TPICE, président, 21 décembre 1994, n° T-295/94 R

TRIBUNAL DE PREMIERE INSTANCE DES COMMUNAUTES EUROPEENNES

Ordonnance de référé

PARTIES

Demandeur :

Buchmann (GmbH)

Défendeur :

Commission des Communautés européennes

COMPOSITION DE LA JURIDICTION

Avocat :

Me Braun

TPICE n° T-295/94 R

21 décembre 1994

LE PRÉSIDENT DU TRIBUNAL DE PREMIERE INSTANCE DES COMMUNAUTÉS EUROPÉENNES,

Faits et procédure

1 Le 13 juillet 1994, la Commission a adopté la décision 94-601-CE, relative à une procédure d'application de l'article 85 du traité CE (IV/C/33.833 - Carton, JO L 243, p. 1, ci-après "Décision"). Selon l'article 1er de la Décision, les 19 fournisseurs de carton qui y sont énumérés, dont la requérante, ont enfreint l'article 85, paragraphe 1, du traité en participant à un accord et à une pratique concertée en vertu desquels ils ont mené diverses activités contraires à la concurrence dans le Marché commun, résumées dans le même article 1er.

2 La Décision relève que ces pratiques ont été mises en œuvre dans le cadre du "groupe d'étude de produit Carton" (ci-après "GEP Carton"), réunissant un nombre important de fabricants européens de carton. Il ressort également de la Décision que, pendant la période de référence, c'est-à-dire de 1986 à 1991, le GEP Carton disposait de différents comités, dont, notamment, le "Presidents Working Group" (ci-après "PWG"), la "President Conference" et le "Joint Marketing Comittee" (ci-après "JMC"). Toujours selon la Décision, le PWG réunissait les représentants des huit principaux fabricants et prenait des décisions d'ordre général concernant le calendrier et le niveau des augmentations de prix à mettre en œuvre par les fabricants de carton. Il aurait également mis en place certains arrangements entre les participants concernant leur part respective de marché, l'objectif étant d'éviter que les initiatives concertées en matière de prix soient compromises par un excédent d'offre. Les résultats des travaux du PWG auraient été régulièrement transmis à la "President Conference", à laquelle, selon le considérant 42 de la Décision, tous les destinataires de celle-ci étaient représentées. Le JMC, au sein duquel tous les fabricants européens de carton auraient été représentés, aurait eu pour objet principal de mettre en œuvre les augmentations de prix convenues par le PWG.

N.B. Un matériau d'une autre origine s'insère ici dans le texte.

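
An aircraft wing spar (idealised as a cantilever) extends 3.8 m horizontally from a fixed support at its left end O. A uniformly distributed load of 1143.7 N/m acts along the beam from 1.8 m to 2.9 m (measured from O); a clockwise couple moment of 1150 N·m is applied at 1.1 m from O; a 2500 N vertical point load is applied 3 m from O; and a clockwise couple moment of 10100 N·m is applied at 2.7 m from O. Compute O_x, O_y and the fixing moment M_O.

Resultant of the distributed load: 1143.7 × 1.1 = 1258.07 N at 2.35 m from O.
ΣF_x = 0: O_x = 0.
ΣF_y = 0: O_y − 1143.7·1.1 − 2500 = 0 → O_y = 3758 N.
ΣM about O: M_O − (1143.7·1.1)·2.35 − 1150 − 2500·3 − 10100 = 0 → M_O = 21710 N·m.

O_x = 0, O_y = 3758 N, M_O = 21710 N·m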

3 L'article 3 de la Décision inflige à la requérante une amende s'élevant à 2,2 millions d'écus pour les infractions constatées à l'article 1er. L'article 4 prévoit que les amendes fixées à l'article 3 sont payables en écus, dans un délai de trois mois à compter de la date de notification de la Décision.

4 Par lettre du 1er août 1994, la Commission a notifié la Décision à la requérante. Dans cette lettre, elle précisait que, si la requérante introduisait un recours devant le Tribunal, elle ne procéderait à aucune mesure de recouvrement tant que l'affaire serait pendante devant cette juridiction, pour autant que la créance produise intérêts, à partir de la date d'expiration du délai de payement, et qu'une garantie bancaire, acceptable par elle et couvrant la dette tant au principal qu'en intérêts ou majorations, soit fournie au plus tard à cette date.

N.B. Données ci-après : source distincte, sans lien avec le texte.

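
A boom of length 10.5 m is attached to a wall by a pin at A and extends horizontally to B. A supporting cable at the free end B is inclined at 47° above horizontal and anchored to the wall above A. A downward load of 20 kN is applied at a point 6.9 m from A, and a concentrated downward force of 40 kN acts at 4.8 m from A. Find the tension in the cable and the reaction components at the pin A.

T = 42.97 kN, A_x = 29.31 kN, A_y = 28.57 kN

ΣM about A: T·sin47°·10.5 − 20·6.9 − 40·4.8 = 0 → T = 330/(10.5·0.731354) = 42.9731 ≈ 42.97 kN.
ΣF_x = 0: A_x − T·cos47° = 0 → A_x = 42.9731 × 0.681998 = 29.31 kN.
ΣF_y = 0: A_y + T·sin47° − 20 − 40 = 0 → A_y = 60 − 42.9731 × 0.731354 = 28.57 kN.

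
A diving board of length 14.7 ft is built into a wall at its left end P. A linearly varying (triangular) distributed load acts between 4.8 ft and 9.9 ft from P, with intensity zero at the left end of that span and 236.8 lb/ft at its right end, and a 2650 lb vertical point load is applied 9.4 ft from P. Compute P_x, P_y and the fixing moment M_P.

Resultant of the triangular load: ½ × 236.8 × 5.1 = 603.84 lb, acting at 8.2 ft from P (one-third of the span from the peak).
ΣF_x = 0: P_x = 0.
ΣF_y = 0: P_y − ½·236.8·5.1 − 2650 = 0 → P_y = 3254 lb.
ΣM about P: M_P − (½·236.8·5.1)·8.2 − 2650·9.4 = 0 → M_P = 29860 lb·ft.

P_x = 0, P_y = 3254 lb, M_P = 29860 lb·ft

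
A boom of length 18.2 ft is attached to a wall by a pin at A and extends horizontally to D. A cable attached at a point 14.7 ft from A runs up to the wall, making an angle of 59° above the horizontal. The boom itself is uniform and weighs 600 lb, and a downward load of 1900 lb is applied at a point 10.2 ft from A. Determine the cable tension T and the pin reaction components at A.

T = 1971 lb, A_x = 1015 lb, A_y = 810.2 lb

ΣM about A: T·sin59°·14.7 − 600·9.1 − 1900·10.2 = 0 → T = 24840/(14.7·0.857167) = 1971.37 ≈ 1971 lb.
ΣF_x = 0: A_x − T·cos59° = 0 → A_x = 1971.37 × 0.515038 = 1015 lb.
ΣF_y = 0: A_y + T·sin59° − 600 − 1900 = 0 → A_y = 2500 − 1971.37 × 0.857167 = 810.2 lb.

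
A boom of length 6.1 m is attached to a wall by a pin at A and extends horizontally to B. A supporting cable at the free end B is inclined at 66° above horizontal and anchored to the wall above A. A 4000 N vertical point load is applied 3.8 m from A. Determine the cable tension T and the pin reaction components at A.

ΣM about A: T·sin66°·6.1 − 4000·3.8 = 0 → T = 15200/(6.1·0.913545) = 2727.62 ≈ 2728 N.
ΣF_x = 0: A_x − T·cos66° = 0 → A_x = 2727.62 × 0.406737 = 1109 N.
ΣF_y = 0: A_y + T·sin66° − 4000 = 0 → A_y = 4000 − 2727.62 × 0.913545 = 1508 N.

T = 2728 N, A_x = 1109 N, A_y = 1508 N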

5 Par requête déposée au greffe du Tribunal le 28 septembre 1994, la requérante a introduit, en vertu de l'article 173 du traité CE, un recours visant à l'annulation de la Décision.

6 Par acte séparé déposé au greffe du Tribunal le 14 octobre 1994, la requérante a introduit, en vertu de l'article 185 du traité CE, la présente demande de sursis à l'exécution de la Décision, dans la mesure où celle-ci lui impose le payement d'une amende, et cela sans qu'elle soit tenue de constituer une garantie bancaire.

7 La Commission a présenté ses observations sur la présente demande en référé le 2 novembre 1994. Les parties ont été entendues en leurs explications orales le 25 novembre 1994.

En droit

8 En vertu des dispositions combinées des articles 185 et 186 du traité CE et de l'article 4 de la décision 88-591-CECA, CEE, Euratom du Conseil, du 24 octobre 1988, instituant un Tribunal de première instance des Communautés européennes (JO L 319, p. 1), telle que modifiée par la décision 93-350-Euratom, CECA, CEE du Conseil, du 8 juin 1993 (JO L 144, p. 21), le Tribunal peut, s'il estime que les circonstances l'exigent, ordonner le sursis à l'exécution de l'acte attaqué ou prescrire les mesures provisoires nécessaires.

9 L'article 104, paragraphe 2, du règlement de procédure du Tribunal prévoit que les demandes relatives à des mesures provisoires visées aux articles 185 et 186 du traité doivent spécifier les circonstances établissant l'urgence, ainsi que les moyens de fait et de droit justifiant à première vue l'octroi de la mesure à laquelle elles concluent. Les mesures demandées doivent présenter un caractère provisoire, en ce sens qu'elles ne doivent pas préjuger la décision sur le fond (voir l'ordonnance du président du Tribunal du 26 octobre 1994, Transacciones Maritimas e.a./Commission, T-231-94 R, T-232-94 R et T-234-94 R, Rec. p. II-0000, point 20).

Arguments des parties

10 Pour démontrer le bien-fondé prima facie de ses prétentions, la requérante invoque quatre des griefs soulevés dans son recours au principal et tirés, respectivement, d'une erreur sur la durée de sa participation à l'infraction retenue par la Commission, d'une erreur sur sa participation, d'une part, à un échange d'informations commerciales visant à soutenir l'application des restrictions de concurrence en cause et, d'autre part, aux "President Conferences" du GEP Carton, et, enfin, de ce que certaines preuves auraient été obtenues de manière illicite.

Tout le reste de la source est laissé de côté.